Rupert Goodwins' Diary
Published: 26 Jul 2002 13:40 BST
Monday 22/07/02
It's the sixth day of my sojourn in Sweden -- camped on a Neolithic burial mound, on a farm near Katrineholm in Sörmland. The occasion is the 40th birthday party of pal Chris and his charming Swedish wife Nina: some while ago, they bought this farm and have since been reversing the ravages of a decade or so of neglect. However, the immediate past has seen a weekend of raucous partying, and it's now your correspondent who's feeling ravaged and in need of re-roofing, painting and making good. The music's still playing in the barn across the field, the rain is still pelting down on the tent in time to my hangover: and there I was thinking I'd missed Glastonbury this year.
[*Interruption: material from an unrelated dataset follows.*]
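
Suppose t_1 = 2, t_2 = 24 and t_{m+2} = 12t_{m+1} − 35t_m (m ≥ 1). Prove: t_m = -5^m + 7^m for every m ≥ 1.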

Although it's only about an hour's drive from Stockholm, the farm is deep in the rural, lake-strewn countryside and as far from the mod cons of my London life as can be. No, there's no Internet access. No, the mobile phone doesn't work. About my only high-tech items are my shortwave radios, an LED torch (Get one. They're fab) and a mosquito-proof GPS satellite navigation receiver -- taken with me on the grounds I might go yomping through the forests in search of elk and chanterelle mushrooms. Rain-induced lassitude saw that off, in short order.
At least the shortwave radios work. Although I'm not normally perturbed by things that go bump in the night, at three this morning what sounded like a very large bird perched in the tree immediately above my tent and started an unearthly screeching. It stomped around a bit, the screeching increased in intensity and pitch, and then there was what sounded like another large Something crashing through the thicket behind me. The night was dark, wet and thoroughly disconcerting. I mentally cursed ever seeing the Blair Witch Project, and found myself at a dilemma. Should I exhibit the mental and spiritual strength to leave the monsters outside to their own devices and just try to sleep, or should I give way to my primordial fears and employ whatever weapons were at my disposal? What could a life in thrall to technology give me, here in this soaking, spooky and very isolated place?
Seconds later, the World Service rent the air asunder. I think it was John Peel, but the combined might of Sony, Bush House and disgruntled guitar noise merchants soon saw my metaphysical fears -- together with the bird and whatever its friend was -- put firmly to flight. Comforted by this evidence that silicon saves the sodden soul, I drifted into a sound sleep.